Simon Inglis 

Ted Booth obituary

Other lives: Lecturer in creative writing for 26 years at Hornsey College of Art in London
  
  

Ted Booth in 2016
Ted Booth was a well-regarded poet who had five volumes of his work published Photograph: none

My friend Ted Booth, who has died aged 87, was one of the academics whose iconoclasm made Hornsey College of Art in London a hotbed of radicalism in the 1970s, when Hornsey was a byword for student protests and radical teaching.

A lecturer in creative writing, he was also a well-regarded poet who between 1998 and 2022 had five volumes of work published: Rough Draft (1998), Fair Copy (2010), Lower Second (2017), The Olive Tree (2020) and Abandoned Poems (2022).

Born in Belvedere, Kent, to Mary, a librarian, and Jack, a metallurgist, he grew up in Greenwich, south-east London, where he went to Colfe’s grammar school and became a supporter of Charlton Athletic.

After graduating with a sociology degree from the LSE and gaining a teaching qualification from the Institute of Education, he began his career in special needs provision in schools. Then he moved into teacher training at the Battersea College of Domestic Science in south London and Shenstone College of Education in Worcestershire.

Ted joined Hornsey College of Art in 1972, and was a lecturer there until retiring in 1998, by which time the college had been absorbed into Middlesex University.

Quietly spoken and cerebral, if not reading Ted would be immersed in a Guardian cryptic crossword, or watching Middlesex from his favourite spot at Lord’s cricket ground, the Allen Stand, just below the bar. But his short, rugged stature hinted at an altogether contrasting passion: mountaineering.

As a member of the LSE mountaineering club he saw several of his friends die in a climbing accident in the Peruvian Andes. Thereafter he mastered and taught mountaineering skills, climbing mostly in the UK and the Alps. By 1997 he had reached the top of all 408 peaks in England and Wales listed by the author George Bridge as measuring 2,000 ft or above. Twelve years later, when Mynydd Craig Goch was added to the list after a re-measurement, Ted climbed that too, at the age of 71.

He also ran 17 marathons, including the first London Marathon in 1981, played Sunday league football and club rugby, and was a stalwart of the London Orienteering Klubb.

In retirement in West Hampstead, north-west London, Ted took on the role of poet-in-residence for the Friends of Fortune Green, a group set up to look after a small local park, and was later writer in residence for the Friends of West Hampstead Library.
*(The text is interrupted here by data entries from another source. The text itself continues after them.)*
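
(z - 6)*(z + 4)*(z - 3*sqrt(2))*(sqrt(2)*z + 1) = sqrt(2)*z^4 - 5*z^3 - 2*sqrt(2)*z^3 - 27*sqrt(2)*z^2 + 10*z^2 + 6*sqrt(2)*z + 120*z + 72*sqrt(2)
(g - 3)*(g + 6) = g^2 + 3*g - 18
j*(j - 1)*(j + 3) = j^3 + 2*j^2 - 3*j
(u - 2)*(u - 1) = u^2 - 3*u + 2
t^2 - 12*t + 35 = (t - 7)*(t - 5)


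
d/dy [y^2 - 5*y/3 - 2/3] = 2*y - 5/3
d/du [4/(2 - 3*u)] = 12/(3*u - 2)^2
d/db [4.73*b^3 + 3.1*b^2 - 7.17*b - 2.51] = 14.19*b^2 + 6.2*b - 7.17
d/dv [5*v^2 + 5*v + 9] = 10*v + 5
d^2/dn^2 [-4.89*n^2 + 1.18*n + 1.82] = -9.78000000000000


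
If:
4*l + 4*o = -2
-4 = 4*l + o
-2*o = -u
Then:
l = -7/6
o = 2/3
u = 4/3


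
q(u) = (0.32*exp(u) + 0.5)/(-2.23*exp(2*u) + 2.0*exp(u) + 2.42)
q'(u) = (0.32*exp(u) + 0.5)*(4.46*exp(2*u) - 2.0*exp(u))/(-2.23*exp(2*u) + 2.0*exp(u) + 2.42)^2 + 0.32*exp(u)/(-2.23*exp(2*u) + 2.0*exp(u) + 2.42) = (0.7136*exp(2*u) + 2.23*exp(u) - 0.2256)*exp(u)/(4.9729*exp(4*u) - 8.92*exp(3*u) - 6.7932*exp(2*u) + 9.68*exp(u) + 5.8564)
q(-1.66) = 0.21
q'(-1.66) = 0.01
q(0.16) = 0.52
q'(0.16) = 1.38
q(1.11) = -0.12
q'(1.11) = 0.27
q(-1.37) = 0.21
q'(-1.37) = 0.01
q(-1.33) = 0.21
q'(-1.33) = 0.01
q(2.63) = -0.01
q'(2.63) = 0.01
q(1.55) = -0.05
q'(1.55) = 0.09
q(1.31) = -0.08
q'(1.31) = 0.15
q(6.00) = 0.00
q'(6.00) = 0.00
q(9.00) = 0.00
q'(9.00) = 0.00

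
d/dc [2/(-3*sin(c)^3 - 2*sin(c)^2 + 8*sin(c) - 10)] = 2*(9*sin(c)^2 + 4*sin(c) - 8)*cos(c)/(3*sin(c)^3 + 2*sin(c)^2 - 8*sin(c) + 10)^2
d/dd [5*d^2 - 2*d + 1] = 10*d - 2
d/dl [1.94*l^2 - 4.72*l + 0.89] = 3.88*l - 4.72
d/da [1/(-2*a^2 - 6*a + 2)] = (a + 3/2)/(a^2 + 3*a - 1)^2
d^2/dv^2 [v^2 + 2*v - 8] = 2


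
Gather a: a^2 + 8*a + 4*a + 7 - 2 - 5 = a^2 + 12*a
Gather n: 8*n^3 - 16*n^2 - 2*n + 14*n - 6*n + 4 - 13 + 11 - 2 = 8*n^3 - 16*n^2 + 6*n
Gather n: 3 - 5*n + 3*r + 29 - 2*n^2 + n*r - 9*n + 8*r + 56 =-2*n^2 + n*(r - 14) + 11*r + 88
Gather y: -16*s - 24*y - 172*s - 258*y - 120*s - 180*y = -308*s - 462*y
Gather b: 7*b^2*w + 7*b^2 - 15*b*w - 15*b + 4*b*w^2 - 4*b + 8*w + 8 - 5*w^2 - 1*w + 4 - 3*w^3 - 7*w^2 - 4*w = b^2*(7*w + 7) + b*(4*w^2 - 15*w - 19) - 3*w^3 - 12*w^2 + 3*w + 12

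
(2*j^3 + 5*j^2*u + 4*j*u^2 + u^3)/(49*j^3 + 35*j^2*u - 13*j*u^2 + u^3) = (2*j^2 + 3*j*u + u^2)/(49*j^2 - 14*j*u + u^2)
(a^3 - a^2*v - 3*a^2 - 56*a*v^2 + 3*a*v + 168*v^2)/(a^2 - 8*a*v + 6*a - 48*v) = (a^2 + 7*a*v - 3*a - 21*v)/(a + 6)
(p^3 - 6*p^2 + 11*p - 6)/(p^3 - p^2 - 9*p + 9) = (p - 2)/(p + 3)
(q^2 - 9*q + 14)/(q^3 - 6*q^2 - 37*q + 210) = (q - 2)/(q^2 + q - 30)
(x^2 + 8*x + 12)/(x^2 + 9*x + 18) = (x + 2)/(x + 3)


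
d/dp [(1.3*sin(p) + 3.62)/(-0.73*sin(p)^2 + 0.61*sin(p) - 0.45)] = (0.949*sin(p)^2 + 5.2852*sin(p) - 2.7932)*cos(p)/(0.5329*sin(p)^4 - 0.8906*sin(p)^3 + 1.0291*sin(p)^2 - 0.549*sin(p) + 0.2025)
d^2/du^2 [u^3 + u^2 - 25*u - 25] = 6*u + 2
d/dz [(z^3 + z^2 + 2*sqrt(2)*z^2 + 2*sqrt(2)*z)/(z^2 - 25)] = (z^4 - 75*z^2 - 2*sqrt(2)*z^2 - 100*sqrt(2)*z - 50*z - 50*sqrt(2))/(z^4 - 50*z^2 + 625)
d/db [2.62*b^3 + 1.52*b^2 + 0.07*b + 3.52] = 7.86*b^2 + 3.04*b + 0.07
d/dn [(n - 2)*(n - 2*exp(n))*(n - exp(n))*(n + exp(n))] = -2*n^3*exp(n) + 4*n^3 - 2*n^2*exp(2*n) - 2*n^2*exp(n) - 6*n^2 + 6*n*exp(3*n) + 2*n*exp(2*n) + 8*n*exp(n) - 10*exp(3*n) + 2*exp(2*n)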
For several years, to mark National Poetry Day, his poems were handed out by volunteers to the delight and occasional bemusement of passersby.

Two of Ted’s poems appeared in the 1999 anthology Football: Pure Poetry, alongside work by Seamus Heaney, Roger McGough and Adrian Mitchell, and another was published in its follow-up second volume (2002).

Ted is survived by his wife and fellow climber Janet (nee Pedder), whom he married in 1974, a son, Matthew, from an earlier marriage, to Denise Moyise, which ended in divorce, and two grandchildren.